The Toronto Blue Jays, who were pre-season favourites to win the World Series last year, had a top three pitchers who were all traded for. What came out of it? A last place finish.
Los Angels Angeles ace Jared Weaver, they drafted him, but what comes out of the rest of their rotation? A free agent signee, a 30th round pick by the Chicago White Sox and two undrafted free agents.
Miguel Cabrera and Mike Trout, two of baseballs best players just got massive contracts. Fair for the Tigers, because they have Verlander and Max Scherzer atop their rotation. The Angels again, their offensive spending is great, but it isn’t resulting in wins.
Cleveland Indians just gave catcher Yan Gomes a 6-year $23 million contract extension for half a season, but their pitching rotation? You guessed it. It doesn’t have a single pitcher who came out of their farm system.
Then we come to the Tampa Bay Rays. The best team at drafting in the league, no arguments allowed. They just handed pitcher Chris Archer a 6-year, $25.5 million contract. Fair, because the Rays payroll restrictions hamper the chances of keeping their players once they hit free agency. Foul, because Archer still hasn’t done anything to earn that money and the Rays most likely have more pitching talent waiting in line.
I’m done complaining about the money GMs are spending.

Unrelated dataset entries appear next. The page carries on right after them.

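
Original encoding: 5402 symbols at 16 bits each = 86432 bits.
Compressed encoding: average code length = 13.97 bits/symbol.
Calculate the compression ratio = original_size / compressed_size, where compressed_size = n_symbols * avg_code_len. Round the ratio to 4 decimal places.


original_size = n_symbols * orig_bits = 5402 * 16 = 86432 bits
compressed_size = n_symbols * avg_code_len = 5402 * 13.97 = 75465.94 bits
ratio = original_size / compressed_size = 86432 / 75465.94 = 1.1453

Compression ratio = 1.1453


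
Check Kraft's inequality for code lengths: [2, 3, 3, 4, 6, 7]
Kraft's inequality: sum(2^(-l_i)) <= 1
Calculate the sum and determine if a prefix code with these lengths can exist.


Sum = 2^(-2) + 2^(-3) + 2^(-3) + 2^(-4) + 2^(-6) + 2^(-7)
    = 0.25 + 0.125 + 0.125 + 0.0625 + 0.015625 + 0.0078125
    = 75/128 = 0.5859375
Since 0.5859375 <= 1, Kraft's inequality IS satisfied.
A prefix code with these lengths CAN exist.

Kraft sum = 0.5859375. Satisfied.


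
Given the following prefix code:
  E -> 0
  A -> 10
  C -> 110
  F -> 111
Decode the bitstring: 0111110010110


Decoding step by step:
Bits 0 -> E
Bits 111 -> F
Bits 110 -> C
Bits 0 -> E
Bits 10 -> A
Bits 110 -> C


Decoded message: EFCEAC


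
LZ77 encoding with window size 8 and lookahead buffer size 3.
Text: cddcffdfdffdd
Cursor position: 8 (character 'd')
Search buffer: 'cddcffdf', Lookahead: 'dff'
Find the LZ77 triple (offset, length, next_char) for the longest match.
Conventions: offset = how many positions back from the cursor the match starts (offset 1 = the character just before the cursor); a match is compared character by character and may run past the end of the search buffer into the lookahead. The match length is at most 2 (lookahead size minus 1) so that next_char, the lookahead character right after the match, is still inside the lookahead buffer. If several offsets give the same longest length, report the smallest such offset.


Try each offset into the search buffer:
  offset=1 (pos 7, char 'f'): match length 0
  offset=2 (pos 6, char 'd'): match length 2
  offset=3 (pos 5, char 'f'): match length 0
  offset=4 (pos 4, char 'f'): match length 0
  offset=5 (pos 3, char 'c'): match length 0
  offset=6 (pos 2, char 'd'): match length 1
  offset=7 (pos 1, char 'd'): match length 1
  offset=8 (pos 0, char 'c'): match length 0
Longest match has length 2 at offset 2.
next_char = character at position 8 + 2 = 10 -> 'f'

Best match: offset=2, length=2 (matching 'df' starting at position 6)
LZ77 triple: (2, 2, 'f')


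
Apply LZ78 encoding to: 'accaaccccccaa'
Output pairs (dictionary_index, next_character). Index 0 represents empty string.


LZ78 encoding steps:
Dictionary: {0: ''}
Step 1: w='' (idx 0), next='a' -> output (0, 'a'), add 'a' as idx 1
Step 2: w='' (idx 0), next='c' -> output (0, 'c'), add 'c' as idx 2
Step 3: w='c' (idx 2), next='a' -> output (2, 'a'), add 'ca' as idx 3
Step 4: w='a' (idx 1), next='c' -> output (1, 'c'), add 'ac' as idx 4
Step 5: w='c' (idx 2), next='c' -> output (2, 'c'), add 'cc' as idx 5
Step 6: w='cc' (idx 5), next='c' -> output (5, 'c'), add 'ccc' as idx 6
Step 7: w='a' (idx 1), next='a' -> output (1, 'a'), add 'aa' as idx 7


Encoded: [(0, 'a'), (0, 'c'), (2, 'a'), (1, 'c'), (2, 'c'), (5, 'c'), (1, 'a')]


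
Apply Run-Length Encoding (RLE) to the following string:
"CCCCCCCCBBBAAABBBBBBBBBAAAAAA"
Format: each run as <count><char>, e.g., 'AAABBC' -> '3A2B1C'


Scanning runs left to right:
  i=0: run of 'C' x 8 -> '8C'
  i=8: run of 'B' x 3 -> '3B'
  i=11: run of 'A' x 3 -> '3A'
  i=14: run of 'B' x 9 -> '9B'
  i=23: run of 'A' x 6 -> '6A'

RLE = 8C3B3A9B6A


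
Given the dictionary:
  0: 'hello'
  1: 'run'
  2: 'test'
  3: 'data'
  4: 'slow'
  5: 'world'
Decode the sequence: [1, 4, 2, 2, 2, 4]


Look up each index in the dictionary:
  1 -> 'run'
  4 -> 'slow'
  2 -> 'test'
  2 -> 'test'
  2 -> 'test'
  4 -> 'slow'

Decoded: "run slow test test test slow"


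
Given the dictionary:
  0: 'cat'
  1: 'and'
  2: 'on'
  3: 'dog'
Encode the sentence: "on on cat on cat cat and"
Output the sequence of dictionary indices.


Look up each word in the dictionary:
  'on' -> 2
  'on' -> 2
  'cat' -> 0
  'on' -> 2
  'cat' -> 0
  'cat' -> 0
  'and' -> 1

Encoded: [2, 2, 0, 2, 0, 0, 1]


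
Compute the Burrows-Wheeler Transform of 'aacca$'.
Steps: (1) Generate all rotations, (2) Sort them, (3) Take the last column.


Rotations (sorted):
  0: $aacca -> last char: a
  1: a$aacc -> last char: c
  2: aacca$ -> last char: $
  3: acca$a -> last char: a
  4: ca$aac -> last char: c
  5: cca$aa -> last char: a


BWT = ac$aca


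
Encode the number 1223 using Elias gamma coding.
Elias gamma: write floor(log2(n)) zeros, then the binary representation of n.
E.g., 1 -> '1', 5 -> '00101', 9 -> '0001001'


num_bits = floor(log2(1223)) + 1 = 11
leading_zeros = num_bits - 1 = 10
binary(1223) = 10011000111

Elias gamma(1223) = '0000000000' + '10011000111' = 000000000010011000111 (21 bits)


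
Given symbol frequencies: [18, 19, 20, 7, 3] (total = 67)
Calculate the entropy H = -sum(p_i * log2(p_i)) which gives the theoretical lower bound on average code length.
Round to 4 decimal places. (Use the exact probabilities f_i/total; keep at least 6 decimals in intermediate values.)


Per-symbol terms -p_i * log2(p_i) with p_i = f_i/67:
  p = 18/67 = 0.268657: log2(p) = -1.896164, -p*log2(p) = 0.509417
  p = 19/67 = 0.283582: log2(p) = -1.818162, -p*log2(p) = 0.515598
  p = 20/67 = 0.298507: log2(p) = -1.744161, -p*log2(p) = 0.520645
  p = 7/67 = 0.104478: log2(p) = -3.258734, -p*log2(p) = 0.340465
  p = 3/67 = 0.044776: log2(p) = -4.481127, -p*log2(p) = 0.200647
H = 0.509417 + 0.515598 + 0.520645 + 0.340465 + 0.200647 = 2.086772

H = 2.0868 bits/symbol


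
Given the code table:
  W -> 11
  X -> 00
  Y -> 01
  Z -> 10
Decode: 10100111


Decoding:
10 -> Z
10 -> Z
01 -> Y
11 -> W


Result: ZZYW


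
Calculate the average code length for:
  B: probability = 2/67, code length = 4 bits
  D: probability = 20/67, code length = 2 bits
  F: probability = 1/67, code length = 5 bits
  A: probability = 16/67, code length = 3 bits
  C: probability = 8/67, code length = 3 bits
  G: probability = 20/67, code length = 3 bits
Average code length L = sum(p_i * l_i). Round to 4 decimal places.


Weighted contributions p_i * l_i:
  B: (2/67) * 4 = 8/67
  D: (20/67) * 2 = 40/67
  F: (1/67) * 5 = 5/67
  A: (16/67) * 3 = 48/67
  C: (8/67) * 3 = 24/67
  G: (20/67) * 3 = 60/67
Sum = (8 + 40 + 5 + 48 + 24 + 60)/67 = 185/67

L = 185/67 = 2.7612 bits/symbol


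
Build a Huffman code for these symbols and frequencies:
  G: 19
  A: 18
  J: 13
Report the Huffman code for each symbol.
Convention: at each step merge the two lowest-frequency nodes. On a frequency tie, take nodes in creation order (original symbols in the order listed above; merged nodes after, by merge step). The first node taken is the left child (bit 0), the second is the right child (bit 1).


Huffman tree construction:
Step 1: Merge J(13) + A(18) = 31
Step 2: Merge G(19) + (J+A)(31) = 50
Read each symbol's code off the tree from the root (left child = 0, right child = 1).

Codes:
  G: 0 (length 1)
  A: 11 (length 2)
  J: 10 (length 2)
Average code length: 81/50 = 1.6200 bits/symbol


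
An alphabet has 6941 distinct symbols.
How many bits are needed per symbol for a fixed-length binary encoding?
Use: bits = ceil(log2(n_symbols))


log2(6941) = 12.7609
Bracket: 2^12 = 4096 < 6941 <= 2^13 = 8192
So ceil(log2(6941)) = 13

bits = ceil(log2(6941)) = ceil(12.7609) = 13 bits


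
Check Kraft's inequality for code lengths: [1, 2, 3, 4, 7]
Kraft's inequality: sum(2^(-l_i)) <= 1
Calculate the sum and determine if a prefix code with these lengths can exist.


Sum = 2^(-1) + 2^(-2) + 2^(-3) + 2^(-4) + 2^(-7)
    = 0.5 + 0.25 + 0.125 + 0.0625 + 0.0078125
    = 121/128 = 0.9453125
Since 0.9453125 <= 1, Kraft's inequality IS satisfied.
A prefix code with these lengths CAN exist.

Kraft sum = 0.9453125. Satisfied.


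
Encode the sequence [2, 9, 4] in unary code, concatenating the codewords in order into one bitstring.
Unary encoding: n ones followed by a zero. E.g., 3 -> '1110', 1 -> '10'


Encode each number as n ones followed by a terminating 0:
  2 -> 110 (3 bits)
  9 -> 1111111110 (10 bits)
  4 -> 11110 (5 bits)
Total length = 3 + 10 + 5 = 18 bits.

Unary([2, 9, 4]) = 110111111111011110 (18 bits)


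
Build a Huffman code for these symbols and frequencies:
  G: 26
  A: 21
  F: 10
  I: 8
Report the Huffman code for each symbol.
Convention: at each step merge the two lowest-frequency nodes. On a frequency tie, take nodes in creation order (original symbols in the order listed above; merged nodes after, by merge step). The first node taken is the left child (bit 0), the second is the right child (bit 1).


Huffman tree construction:
Step 1: Merge I(8) + F(10) = 18
Step 2: Merge (I+F)(18) + A(21) = 39
Step 3: Merge G(26) + ((I+F)+A)(39) = 65
Read each symbol's code off the tree from the root (left child = 0, right child = 1).

Codes:
  G: 0 (length 1)
  A: 11 (length 2)
  F: 101 (length 3)
  I: 100 (length 3)
Average code length: 122/65 = 1.8769 bits/symbol


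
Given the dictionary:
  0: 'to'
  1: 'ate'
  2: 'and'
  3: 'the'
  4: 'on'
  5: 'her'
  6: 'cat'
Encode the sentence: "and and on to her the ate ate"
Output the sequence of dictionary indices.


Look up each word in the dictionary:
  'and' -> 2
  'and' -> 2
  'on' -> 4
  'to' -> 0
  'her' -> 5
  'the' -> 3
  'ate' -> 1
  'ate' -> 1

Encoded: [2, 2, 4, 0, 5, 3, 1, 1]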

If you have the money, spend it, but spend it with caution. Now, coming back to my earlier question; Have the GMs forgotten about the importance of the June Draft? It seems to be. With money coming in from TV deals and revenue sales teams are rushing to sign free agents and trying to build a Championship team with money, but it just isn’t working. Recent years prove that pitching wins championships and your pitching better come out of your own farm system. So maybe it’s time to put some money towards scouting instead of the big bats. It’s a trend of past years, but pitchers are becoming that much more valuable and so is the MLB Draft.